The mood of the country being what it is, you might expect some heated discussions and maybe some raw emotions during Ryan’s and Donnelly’s lectures. Is Campbell worried about that?
“Based on my experience with the class Donnelly led this past semester, this was not an issue,” he says. “The students were respectful and genuinely interested in hearing from the senator.
“I concede that Ryan will be more controversial, but, given the culture of Notre Dame, I would be surprised if he was met with rudeness. He will likely be asked tough questions by the students, but that comes with the territory. I would like to think that Notre Dame students are good models for disagreeing without being disagreeable.”
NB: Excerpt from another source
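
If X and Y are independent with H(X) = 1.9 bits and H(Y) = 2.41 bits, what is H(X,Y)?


For independent variables, H(X,Y) = H(X) + H(Y) = 1.9 + 2.41 = 4.31

4.31 bits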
For his part, Donnelly attended Notre Dame in an era when students nationwide and locally were vociferous and sometimes violent in protesting the military’s involvement in Southeast Asia and in rebelling against the cultural limits placed on non-male, non-white, non-wealthy Americans.
Many of those same issues, or similar ones, are equally combustible 40-some years later.
Standing in front of a classroom, the senator says, has given him a chance to revisit his own ideas. Students know his record. Many of them may disagree with how he voted on the Affordable Care Act, on America’s presence in Afghanistan, on the DREAM Act, on the right to own assault weapons or on same-sex marriage.
“I need to be prepared every day and bring my A-game,” he says. He’s willing to take any criticism and hear any argument, he claims, on one condition: “Back it up with facts. If you have a position, have a reason for it.”
As for teaching in the same system as Ryan, Donnelly sees it as a chance to be teammates again. The two worked together (amicably, he says) for six years in the House before Donnelly moved to the Senate, and on one occasion, they even played on the same athletic team. In a 2009 fundraiser for Capitol charities, Ryan and Donnelly hit the gridiron together, as a wide receiver and a tight end, respectively.
In football terms, Donnelly now holds the home-field advantage in that Ryan will be commuting from Wisconsin for classes while the former senator can breeze over to campus from his home in nearby Granger.
And while they may differ politically on virtually everything Congress has done in the past decade, it won’t make them enemies.
“We will disagree and still be friends,” Donnelly said.
Ken Bradford is a freelance writer and former reporter and editor at the South Bend Tribune.